Tuesday, October 24, 2006

Romney: it wasn't me

I haven’t been following the Romney/LDS Church story that closely since it broke at the end of last week, but it still seems to be chugging along nicely in Boston and Utah.

The key claim by the Boston Globe was this:

Holland, a former BYU president, suggested using the alumni organization of the university's business school, the BYU Management Society, to build a network for Romney [to campaign for the 2008 Presidential election], according to the documents.

The immediate problem for the Church is this:
Both the church and BYU, as tax-exempt, nonprofit organizations, are prohibited by federal law from advocating on behalf of a particular candidate or political party.

According to the Deseret News, the Church says the Globe got it wrong: [The Deseret News, as always, doesn’t disclose in its story about the Church that it is owned by the Church. Minor conflict of interest, one might think.
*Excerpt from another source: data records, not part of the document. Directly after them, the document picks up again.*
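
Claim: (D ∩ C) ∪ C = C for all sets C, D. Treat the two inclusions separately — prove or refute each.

The two sets are equal.

(⟸) Let x ∈ C. Then either x ∈ C and x ∉ D; or x ∈ C ∩ D. In each case x ∈ (D ∩ C) ∪ C, so C ⊆ (D ∩ C) ∪ C.

(⟹) Let x ∈ (D ∩ C) ∪ C. Then either x ∈ C and x ∉ D; or x ∈ C ∩ D. In each case x ∈ C, so (D ∩ C) ∪ C ⊆ C.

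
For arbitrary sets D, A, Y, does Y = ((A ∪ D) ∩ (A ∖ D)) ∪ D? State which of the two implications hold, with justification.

(⟹) This inclusion fails. Take D = ∅, A = ∅, Y = {1}; then 1 ∈ Y but 1 ∉ ((A ∪ D) ∩ (A ∖ D)) ∪ D.

(⟸) This inclusion fails. Take D = {1}, A = ∅, Y = ∅; then 1 ∈ ((A ∪ D) ∩ (A ∖ D)) ∪ D but 1 ∉ Y.

Neither inclusion holds.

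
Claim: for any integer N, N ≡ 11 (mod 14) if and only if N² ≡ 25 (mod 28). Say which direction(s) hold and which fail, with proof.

(→) This fails: take N = 11. Then 11 ≡ 11 (mod 14), but 11² = 121 ≡ 9 (mod 28), not 25.

(←) This fails: take N = 5. Then 5² = 25 ≡ 25 (mod 28), yet 5 ≡ 5 (mod 14), not 11.

Neither direction holds.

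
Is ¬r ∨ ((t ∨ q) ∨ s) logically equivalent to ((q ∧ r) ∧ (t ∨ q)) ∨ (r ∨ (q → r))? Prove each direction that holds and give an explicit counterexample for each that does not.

[⇒] This fails. Under s = F, r = F, q = T, t = F, the left side is true but the right side is false.

[⇐] This fails. Under s = F, r = T, q = F, t = F, the left side is false but the right side is true.

Both directions fail.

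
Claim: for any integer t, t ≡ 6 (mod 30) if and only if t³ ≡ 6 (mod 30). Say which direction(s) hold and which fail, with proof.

(⇐) Suppose t³ ≡ 6 (mod 30). The only residue r in {0, …, 29} with r³ ≡ 6 (mod 30) is r = 6, so t ≡ 6 (mod 30).

(⇒) Suppose t ≡ 6 (mod 30). Write t = 30j + 6. Then (30j + 6)³ = 27000j³ + 16200j² + 3240j + 216 = 30(900j³ + 540j² + 108j + 7) + 6, so t³ ≡ 6 (mod 30).

Both directions hold.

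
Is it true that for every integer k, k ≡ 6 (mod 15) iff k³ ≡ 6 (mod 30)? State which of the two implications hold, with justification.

Only the reverse direction holds.

[⇐] The residues r modulo 30 with r³ ≡ 6 (mod 30) are exactly {6}, and each is ≡ 6 (mod 15).

[⇒] This fails: take k = 21. Then 21 ≡ 6 (mod 15), but 21³ = 9261 ≡ 21 (mod 30), not 6.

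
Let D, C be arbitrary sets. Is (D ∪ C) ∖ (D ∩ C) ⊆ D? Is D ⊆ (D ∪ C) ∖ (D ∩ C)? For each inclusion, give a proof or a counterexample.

Forward inclusion. This inclusion fails. Take D = ∅, C = {1}; then 1 ∈ (D ∪ C) ∖ (D ∩ C) but 1 ∉ D.

Reverse inclusion. This inclusion fails. Take D = {1}, C = {1}; then 1 ∈ D but 1 ∉ (D ∪ C) ∖ (D ∩ C).

(⊆) fails and (⊇) fails.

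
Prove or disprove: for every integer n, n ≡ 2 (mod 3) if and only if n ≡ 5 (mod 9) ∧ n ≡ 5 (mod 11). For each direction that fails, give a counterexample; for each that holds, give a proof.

(⇒) fails; (⇐) holds.

(⟸) If n ≡ 5 (mod 9) and n ≡ 5 (mod 11), then by the Chinese remainder theorem n ≡ 5 (mod 99). Since 5 ≡ 2 (mod 3) and 3 ∣ 99, we get n ≡ 2 (mod 3).

(⟹) This fails: n = 2 gives 2 ≡ 2 (mod 3) but 2 ≡ 2 (mod 9), so the conjunction on the right does not hold.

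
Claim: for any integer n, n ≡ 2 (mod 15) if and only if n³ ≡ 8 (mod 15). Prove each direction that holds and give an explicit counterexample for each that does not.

(⇒) Suppose n ≡ 2 (mod 15). Write n = 15j + 2. Then (15j + 2)³ = 3375j³ + 1350j² + 180j + 8 = 15(225j³ + 90j² + 12j) + 8, so n³ ≡ 8 (mod 15).

(⇐) Conversely, suppose n³ ≡ 8 (mod 15). The only residue r in {0, …, 14} with r³ ≡ 8 (mod 15) is r = 2, so n ≡ 2 (mod 15).

Equivalent; both directions hold.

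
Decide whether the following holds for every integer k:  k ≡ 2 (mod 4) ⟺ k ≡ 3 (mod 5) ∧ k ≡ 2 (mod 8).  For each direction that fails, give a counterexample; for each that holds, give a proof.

(⇒) This fails: k = 2 gives 2 ≡ 2 (mod 4) but 2 ≡ 2 (mod 5), so the conjunction on the right does not hold.

(⇐) Conversely, if k ≡ 3 (mod 5) and k ≡ 2 (mod 8), then by the Chinese remainder theorem k ≡ 18 (mod 40). Since 18 ≡ 2 (mod 4) and 4 ∣ 40, we get k ≡ 2 (mod 4).

Only the reverse direction holds.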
Although it would get tiresome since half the stories they report on involve the Church in some respect.]
[A]ccording to the transcript provided by [LDS Church spokesman] Otterson, Elder Holland did not advise Romney's people to use the BYU Management Society.
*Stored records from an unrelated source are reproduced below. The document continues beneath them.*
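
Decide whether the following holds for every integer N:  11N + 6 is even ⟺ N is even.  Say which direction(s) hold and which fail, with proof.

Both directions hold; the statement is true.

(→) Suppose 11N + 6 is even. Since 11 is odd, 11N and N have the same parity, so 11N + 6 ≡ N + 6 (mod 2). As 6 is even, 11N + 6 is even exactly when N is even. Thus N is even.

(←) Conversely, suppose N is even; write N = 2j. Then 11N + 6 = 11·(2j) + 6 = 2·11j + 6, which is even.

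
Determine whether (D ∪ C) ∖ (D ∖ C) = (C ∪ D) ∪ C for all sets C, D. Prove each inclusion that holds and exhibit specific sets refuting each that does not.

Only the forward inclusion holds.

Forward inclusion. Let x ∈ (D ∪ C) ∖ (D ∖ C). Then either x ∈ C and x ∉ D; or x ∈ C ∩ D. In each case x ∈ (C ∪ D) ∪ C, so (D ∪ C) ∖ (D ∖ C) ⊆ (C ∪ D) ∪ C.

Reverse inclusion. This inclusion fails. Take C = ∅, D = {1}; then 1 ∈ (C ∪ D) ∪ C but 1 ∉ (D ∪ C) ∖ (D ∖ C).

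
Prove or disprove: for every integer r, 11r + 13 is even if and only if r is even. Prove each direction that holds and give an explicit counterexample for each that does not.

Neither implication holds.

Forward direction. This fails: r = 5 gives 11r + 13 = 68, which is even, but 5 is odd, not even.

Converse. This also fails: r = 4 is even, but 11r + 13 = 57 is odd, not even.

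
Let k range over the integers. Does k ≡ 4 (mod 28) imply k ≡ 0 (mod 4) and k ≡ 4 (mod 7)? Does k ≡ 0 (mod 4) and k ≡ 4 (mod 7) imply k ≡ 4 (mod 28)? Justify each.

Both directions hold.

(⇒) Suppose k ≡ 4 (mod 28); write k = 28j + 4. Since 4 ∣ 28, reducing mod 4 gives k ≡ 4 ≡ 0 (mod 4); since 7 ∣ 28, reducing mod 7 gives k ≡ 4 (mod 7).

(⇐) Conversely, if k ≡ 0 (mod 4) and k ≡ 4 (mod 7), then by the Chinese remainder theorem k ≡ 4 (mod 28). This is exactly k ≡ 4 (mod 28).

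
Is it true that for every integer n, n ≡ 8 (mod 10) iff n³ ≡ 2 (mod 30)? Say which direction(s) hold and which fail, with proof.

[⇒] This fails: take n = 18. Then 18 ≡ 8 (mod 10), but 18³ = 5832 ≡ 12 (mod 30), not 2.

[⇐] Conversely, the residues r modulo 30 with r³ ≡ 2 (mod 30) are exactly {8}, and each is ≡ 8 (mod 10).

Only the converse holds.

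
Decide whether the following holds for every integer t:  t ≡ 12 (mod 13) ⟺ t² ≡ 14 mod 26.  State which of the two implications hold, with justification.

Neither implication holds.

(⟹) This fails: take t = 25. Then 25 ≡ 12 (mod 13), but 25² = 625 ≡ 1 (mod 26), not 14.

(⟸) This fails: take t = 14. Then 14² = 196 ≡ 14 (mod 26), yet 14 ≡ 1 (mod 13), not 12.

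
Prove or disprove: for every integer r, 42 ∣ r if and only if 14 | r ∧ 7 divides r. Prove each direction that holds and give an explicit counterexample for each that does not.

(⇒) holds; (⇐) fails.

(⟹) If 42 ∣ r, write r = 42q. Since 42 = 3·14, r = 14·(3q), so 14 ∣ r; and since 42 = 6·7, r = 7·(6q), so 7 ∣ r.

(⟸) This fails: take r = 14. Both 14 ∣ 14 and 7 ∣ 14, yet 14 is not a multiple of 42 (since 14 = 0·42 + 14), so 42 ∤ 14.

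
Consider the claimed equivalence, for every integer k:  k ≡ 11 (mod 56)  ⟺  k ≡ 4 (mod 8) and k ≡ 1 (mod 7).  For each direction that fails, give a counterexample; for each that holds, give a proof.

(⇒) This fails: k = 11 gives 11 ≡ 11 (mod 56) but 11 ≡ 3 (mod 8), so the conjunction on the right does not hold.

(⇐) This fails: k = 36 satisfies both congruences on the right (36 ≡ 4 mod 8 and 36 ≡ 1 mod 7) yet 36 ≡ 36 (mod 56), not 11.

Neither implication holds.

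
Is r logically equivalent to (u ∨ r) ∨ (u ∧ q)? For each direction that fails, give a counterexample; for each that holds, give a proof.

The forward direction holds; the converse fails.

(⇒) Assume the antecedent. If q is true, the antecedent forces (q = T, r = T, u = F) or (q = T, r = T, u = T), and (u ∨ r) ∨ (u ∧ q) holds there. If q is false, the antecedent forces (q = F, r = T, u = F) or (q = F, r = T, u = T), and (u ∨ r) ∨ (u ∧ q) holds there. Either way (u ∨ r) ∨ (u ∧ q) holds.

(⇐) This fails. Under q = F, r = F, u = T, the left side is false but the right side is true.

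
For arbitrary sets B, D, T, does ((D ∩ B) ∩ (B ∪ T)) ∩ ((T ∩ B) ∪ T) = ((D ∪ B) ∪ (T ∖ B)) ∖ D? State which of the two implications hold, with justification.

(⊆) This inclusion fails. Take B = {1}, D = {1}, T = {1}; then 1 ∈ ((D ∩ B) ∩ (B ∪ T)) ∩ ((T ∩ B) ∪ T) but 1 ∉ ((D ∪ B) ∪ (T ∖ B)) ∖ D.

(⊇) This inclusion fails. Take B = {1}, D = ∅, T = ∅; then 1 ∈ ((D ∪ B) ∪ (T ∖ B)) ∖ D but 1 ∉ ((D ∩ B) ∩ (B ∪ T)) ∩ ((T ∩ B) ∪ T).

Neither inclusion holds.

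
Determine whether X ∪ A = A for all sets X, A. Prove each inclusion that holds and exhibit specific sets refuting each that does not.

(⊆) This inclusion fails. Take X = {1}, A = ∅; then 1 ∈ X ∪ A but 1 ∉ A.

(⊇) Let x ∈ A. Then either x ∈ A and x ∉ X; or x ∈ X ∩ A. In each case x ∈ X ∪ A, so A ⊆ X ∪ A.

(⊆) fails; (⊇) holds.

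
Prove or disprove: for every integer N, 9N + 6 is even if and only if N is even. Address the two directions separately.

Both directions hold; the statement is true.

Converse. Suppose N is even; write N = 2j. Then 9N + 6 = 9·(2j) + 6 = 2·9j + 6, which is even.

Forward direction. Suppose 9N + 6 is even. Since 9 is odd, 9N and N have the same parity, so 9N + 6 ≡ N + 6 (mod 2). As 6 is even, 9N + 6 is even exactly when N is even. Thus N is even.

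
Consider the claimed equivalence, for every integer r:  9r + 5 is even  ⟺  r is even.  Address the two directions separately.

Both directions fail.

(⇒) This fails: r = 1 gives 9r + 5 = 14, which is even, but 1 is odd, not even.

(⇐) This also fails: r = 6 is even, but 9r + 5 = 59 is odd, not even.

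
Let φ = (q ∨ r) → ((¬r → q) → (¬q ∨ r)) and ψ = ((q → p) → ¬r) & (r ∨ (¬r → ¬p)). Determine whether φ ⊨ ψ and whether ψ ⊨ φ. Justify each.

(⟹) This fails. Under q = F, r = T, p = F, the left side is true but the right side is false.

(⟸) This fails. Under q = T, r = F, p = F, the left side is false but the right side is true.

Neither implication holds.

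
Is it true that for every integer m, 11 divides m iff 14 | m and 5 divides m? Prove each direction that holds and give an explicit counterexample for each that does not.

(⇒) fails and (⇐) fails.

(⟹) This fails: take m = 11. Certainly 11 ∣ 11, but 14 ∤ 11.

(⟸) This fails: take m = 70. Both 14 ∣ 70 and 5 ∣ 70, yet 70 is not a multiple of 11 (since 70 = 6·11 + 4), so 11 ∤ 70.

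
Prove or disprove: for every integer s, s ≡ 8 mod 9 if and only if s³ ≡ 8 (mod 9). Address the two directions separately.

Only the forward direction holds.

Forward direction. Suppose s ≡ 8 mod 9. Write s = 9j + 8. Then (9j + 8)³ = 729j³ + 1944j² + 1728j + 512 = 9(81j³ + 216j² + 192j + 56) + 8, so s³ ≡ 8 (mod 9).

Converse. This fails: take s = 2. Then 2³ = 8 ≡ 8 (mod 9), yet 2 ≡ 2 (mod 9), not 8.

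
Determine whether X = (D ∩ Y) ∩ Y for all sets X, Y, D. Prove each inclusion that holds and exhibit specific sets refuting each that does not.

Both inclusions fail.

Forward inclusion. This inclusion fails. Take X = {1}, Y = ∅, D = ∅; then 1 ∈ X but 1 ∉ (D ∩ Y) ∩ Y.

Reverse inclusion. This inclusion fails. Take X = ∅, Y = {1}, D = {1}; then 1 ∈ (D ∩ Y) ∩ Y but 1 ∉ X.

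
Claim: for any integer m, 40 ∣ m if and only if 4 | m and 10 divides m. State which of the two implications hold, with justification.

Only the forward implication holds.

Forward direction. If 40 ∣ m, write m = 40q. Since 40 = 10·4, m = 4·(10q), so 4 ∣ m; and since 40 = 4·10, m = 10·(4q), so 10 ∣ m.

Converse. This fails: take m = 20. Both 4 ∣ 20 and 10 ∣ 20, yet 20 is not a multiple of 40 (since 20 = 0·40 + 20), so 40 ∤ 20.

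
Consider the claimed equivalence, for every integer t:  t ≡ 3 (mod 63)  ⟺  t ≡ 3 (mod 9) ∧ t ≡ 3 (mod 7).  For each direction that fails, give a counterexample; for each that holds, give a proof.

Both directions hold.

[⇒] Suppose t ≡ 3 (mod 63); write t = 63j + 3. Since 9 ∣ 63, reducing mod 9 gives t ≡ 3 (mod 9); since 7 ∣ 63, reducing mod 7 gives t ≡ 3 (mod 7).

[⇐] Conversely, if t ≡ 3 (mod 9) and t ≡ 3 (mod 7), then by the Chinese remainder theorem t ≡ 3 (mod 63). This is exactly t ≡ 3 (mod 63).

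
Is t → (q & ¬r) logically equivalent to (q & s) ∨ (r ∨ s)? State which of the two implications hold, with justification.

(⟹) This fails. Under s = F, t = F, r = F, q = F, the left side is true but the right side is false.

(⟸) This fails. Under s = T, t = T, r = F, q = F, the left side is false but the right side is true.

(⇒) fails and (⇐) fails.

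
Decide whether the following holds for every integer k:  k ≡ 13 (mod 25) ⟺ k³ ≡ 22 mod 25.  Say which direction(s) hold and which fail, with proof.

Both directions hold.

[⇐] Suppose k³ ≡ 22 (mod 25). The only residue r in {0, …, 24} with r³ ≡ 22 (mod 25) is r = 13, so k ≡ 13 (mod 25).

[⇒] Suppose k ≡ 13 (mod 25). Write k = 25j + 13. Then (25j + 13)³ = 15625j³ + 24375j² + 12675j + 2197 = 25(625j³ + 975j² + 507j + 87) + 22, so k³ ≡ 22 (mod 25).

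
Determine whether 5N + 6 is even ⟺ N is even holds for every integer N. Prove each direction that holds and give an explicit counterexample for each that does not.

(⇐) Suppose N is even; write N = 2j. Then 5N + 6 = 5·(2j) + 6 = 2·5j + 6, which is even.

(⇒) Suppose 5N + 6 is even. Since 5 is odd, 5N and N have the same parity, so 5N + 6 ≡ N + 6 (mod 2). As 6 is even, 5N + 6 is even exactly when N is even. Thus N is even.

The biconditional holds.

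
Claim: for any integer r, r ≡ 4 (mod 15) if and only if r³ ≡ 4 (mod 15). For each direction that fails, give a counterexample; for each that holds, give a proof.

Both directions hold.

(→) Suppose r ≡ 4 (mod 15). Write r = 15j + 4. Then (15j + 4)³ = 3375j³ + 2700j² + 720j + 64 = 15(225j³ + 180j² + 48j + 4) + 4, so r³ ≡ 4 (mod 15).

(←) Conversely, suppose r³ ≡ 4 (mod 15). The only residue r in {0, …, 14} with r³ ≡ 4 (mod 15) is r = 4, so r ≡ 4 (mod 15).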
"He told them what they already knew — that neither the Church, nor BYU, nor any other direct arm of the Church would or could ever sponsor or publicly support a political candidate, and that our position of institutional neutrality was well-known and of long standing," according to the transcript.

Either the Globe or the Church is wrong. It seems odd that Holland would meet with Romney’s supporters only to advise them that the Church could not help them. I didn’t see a retraction or “clarification” from either party in today’s follow-up story in the Globe.
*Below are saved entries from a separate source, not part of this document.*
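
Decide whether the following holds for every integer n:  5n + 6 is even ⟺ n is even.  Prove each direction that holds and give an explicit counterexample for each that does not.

Both implications hold.

[⇒] Suppose 5n + 6 is even. Since 5 is odd, 5n and n have the same parity, so 5n + 6 ≡ n + 6 (mod 2). As 6 is even, 5n + 6 is even exactly when n is even. Thus n is even.

[⇐] Conversely, suppose n is even; write n = 2j. Then 5n + 6 = 5·(2j) + 6 = 2·5j + 6, which is even.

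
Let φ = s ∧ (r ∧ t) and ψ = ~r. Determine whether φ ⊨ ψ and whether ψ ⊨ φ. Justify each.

Both directions fail.

(→) This fails. Under t = T, r = T, s = T, the left side is true but the right side is false.

(←) This fails. Under t = F, r = F, s = F, the left side is false but the right side is true.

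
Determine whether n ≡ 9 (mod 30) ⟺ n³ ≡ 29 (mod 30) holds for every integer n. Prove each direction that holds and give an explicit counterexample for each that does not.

Neither direction holds.

Forward direction. This fails: take n = 9. Then 9 ≡ 9 (mod 30), but 9³ = 729 ≡ 9 (mod 30), not 29.

Converse. This fails: take n = 29. Then 29³ = 24389 ≡ 29 (mod 30), yet 29 ≡ 29 (mod 30), not 9.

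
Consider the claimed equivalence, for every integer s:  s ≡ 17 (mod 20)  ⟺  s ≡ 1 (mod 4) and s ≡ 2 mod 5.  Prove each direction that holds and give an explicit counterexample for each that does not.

(⟹) Suppose s ≡ 17 (mod 20); write s = 20j + 17. Since 4 ∣ 20, reducing mod 4 gives s ≡ 17 ≡ 1 (mod 4); since 5 ∣ 20, reducing mod 5 gives s ≡ 17 ≡ 2 (mod 5).

(⟸) Conversely, if s ≡ 1 (mod 4) and s ≡ 2 (mod 5), then by the Chinese remainder theorem s ≡ 17 (mod 20). This is exactly s ≡ 17 (mod 20).

Both directions hold; the statement is true.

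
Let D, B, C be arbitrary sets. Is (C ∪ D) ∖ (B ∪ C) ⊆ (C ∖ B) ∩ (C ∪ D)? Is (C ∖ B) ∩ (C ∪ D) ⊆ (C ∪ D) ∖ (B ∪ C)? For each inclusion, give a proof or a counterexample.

Both inclusions fail.

Forward inclusion. This inclusion fails. Take D = {1}, B = ∅, C = ∅; then 1 ∈ (C ∪ D) ∖ (B ∪ C) but 1 ∉ (C ∖ B) ∩ (C ∪ D).

Reverse inclusion. This inclusion fails. Take D = ∅, B = ∅, C = {1}; then 1 ∈ (C ∖ B) ∩ (C ∪ D) but 1 ∉ (C ∪ D) ∖ (B ∪ C).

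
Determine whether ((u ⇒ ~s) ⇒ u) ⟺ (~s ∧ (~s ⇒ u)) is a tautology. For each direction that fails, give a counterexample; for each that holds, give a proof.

Not equivalent: only (⇐) holds.

Converse. Assume the antecedent. If s is true, the antecedent cannot hold. If s is false, the antecedent forces (s = F, u = T), and (u ⇒ ~s) ⇒ u holds there. Either way (u ⇒ ~s) ⇒ u holds.

Forward direction. This fails. Under s = T, u = T, the left side is true but the right side is false.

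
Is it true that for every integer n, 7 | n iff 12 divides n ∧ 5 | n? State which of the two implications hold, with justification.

(⇒) This fails: take n = 7. Certainly 7 ∣ 7, but 12 ∤ 7.

(⇐) This fails: take n = 60. Both 12 ∣ 60 and 5 ∣ 60, yet 60 is not a multiple of 7 (since 60 = 8·7 + 4), so 7 ∤ 60.

(⇒) fails and (⇐) fails.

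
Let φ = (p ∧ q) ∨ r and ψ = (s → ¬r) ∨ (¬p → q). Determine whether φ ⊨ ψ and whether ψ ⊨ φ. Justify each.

(⟹) This fails. Under q = F, p = F, s = T, r = T, the left side is true but the right side is false.

(⟸) This fails. Under q = F, p = F, s = F, r = F, the left side is false but the right side is true.

Both directions fail.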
The question Romney must be worried about right now is how will reports of official outreach on his behalf by the LDS Church affect his chances of becoming the Republican nominee for President in 2008? The only groups Americans think are less likely to be elected President than Mormons are atheists and gays and lesbians. As much as Romney needs financial backing and campaign support from Church members as he eyes the upcoming campaign, he will be wanting to play down any official ties with the Church to avoid alienating evangelicals, many of whom deeply distrust the LDS Church.

Now I see in today's Globe article that Romney’s supporters are actually using this argument explicitly to show that they wouldn’t have been courting the Church on Romney’s behalf because that would upset evangelicals. With friends like these . . .

I am inclined to believe that Romney is smarter than to pull something like this. I guess it might be like when those supporters of Chris Cannon (R-UT) a few years back got overzealous and put up some inflammatory posters around Provo without his approval, causing him more damage than if they’d just stayed home. At any rate, the problem this is posing for Romney's nascent campaign shows how volatile an issue his religion will be in the next couple of years.